Here are some more “reasons” why music education matters, as collected and presented by Valerie Strauss of the Washington Post.

1. Schools with music programs have graduation rates of 90.2 percent, as compared with a 72.9 percent rate for schools without music education, according to a 2006 Harris Interactive poll of high school principals funded by the National Association for Music Education and International Music Products Association (NAMM). The poll also found that schools with music programs have attendance rates of 93.3 percent, compared with 84.9 percent for those that don’t.

2. In 2006, SAT takers with course work or experience in music performance scored 57 points higher on the verbal portion of the college entrance exam and 43 points higher on the math portion than did students with no such experience in the arts. Scores of those with course work in music appreciation were 62 points higher on the verbal and 41 points higher on the math, according to the College Board’s 2006 Profile of College-Bound Seniors National Report.

3. A November 2007 Harris poll found that 86 percent of college graduates had some music education when they were in school, compared with 65 percent for those who had not completed or completed only high school. Eighty-three percent of people earning $150,000 or more had a music education, the poll found.

For more “reasons,” there are many helpful resources such as musicforall.org, amc-music.com/ and schoolmusicmatters.com.

To me, the sheer joy of music making, for people from 0 to 100+, is reason enough! The rest is gravy!

Steve Van Zandt

Steven Van Zandt says rock ‘n’ roll saved his life. Now he wants to return the favor. The E Street Band guitarist and Sopranos star created the non-profit Rock and Roll Forever Foundation last year, as a vehicle to preserve the music that so shaped his life.
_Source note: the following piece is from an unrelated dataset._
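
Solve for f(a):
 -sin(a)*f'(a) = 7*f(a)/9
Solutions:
 f(a) = C1*(cos(a) + 1)^(7/18)/(cos(a) - 1)^(7/18)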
On December 2, 2007, he unveil the foundation’s first project: a middle- and high-school curriculum designed to introduce a new generation of teens to the music. The project, being created in partnership with education publisher Scholastic’s InSchool division, is endorsed by the National Association for Music Education (MENC). Scholastic will work to ensure course materials meet national education standards, so it could be used not only in music classes but also for humanities or social studies courses.

The plan is to distribute a 40-chapter curriculum, including teachers’ guide, lesson plans, DVDs, CDs and Web-based resources, free, beginning with the 2008-09 academic year, to the nation’s 30,000 or so middle and high schools. The curriculum will explore the cultural and historic impact of rock, beginning with pioneers such as Little Richard and Elvis Presley, through soul music, early girl groups, the British invasion, the psychedelic period and ending with today’s newer groups.

Van Zandt “is committed to not only making this something that kids will be excited about but also making it something that teachers and administrators can get behind,” says Ann Amstutz Hayes, a Scholastic vice president.

“We’re trying to reach everybody, whether a musician, a rock ‘n’ roll fan or not.” Van Zandt said. “We’re going to make a case that this art form is so interesting that you will be absolutely compelled to listen to it, and maybe even learn how to play it.”